The global financial industry is undergoing a period of significant change, fuelled by a combination of regulation, globalisation, economic crises and socio-political unrest. As new currencies come to the fore and shifts in economic power continue, the requirement for harmonisation across the global financial industry – in order to facilitate international trade and cross-border investment – has stepped up. This, in turn, means that our financial structure needs to change. Of course, that is easier said than done.
Yet what is interesting is that, at the same time, fintech innovation is enabling improved speed, efficiency, transparency and convenience, to become mainstream features of many of today’s transactions. These enhanced technology capabilities are resulting in growing expectations for an integrated, standardised system that can enable global corporate payments to be made with ease. So how viable is such a notion: a so-called “new international monetary system”?

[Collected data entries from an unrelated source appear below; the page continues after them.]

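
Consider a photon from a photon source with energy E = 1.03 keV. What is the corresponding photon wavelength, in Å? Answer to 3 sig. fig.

Take h = 6.62607015 × 10^-34 J·s, c = 2.99792458 × 10^8 m/s, 1 eV = 1.602176634 × 10^-19 J.
In SI units: E = 1.03 keV = 1.6502 × 10^-16 J.
The photon relation is λ = hc/E, giving λ = 1.204 × 10^-9 m.
Converting to Å: λ = 12.04 Å ≈ 12.0 Å.

12.0 Å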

Certainly, achieving such enhancements – and rolling them out on a global basis – would be a mammoth task. But blockchain technology, while still very much in its infancy, has lit the touch paper in the world of finance, leading many to believe that this vision may be a step closer to reality.
The blockchain concept is based upon the principle of a shared, open, irrevocable ledger, and were it to become widely adopted in the transaction arena, the entire payments process could become streamlined, with transparency, efficiency, speed of settlement, trust and security enhanced (for example, cross-border payment processing – which can currently take three to five days – could be settled in a matter of minutes ), and costs reduced. Cross-border payments could be processed in minutes.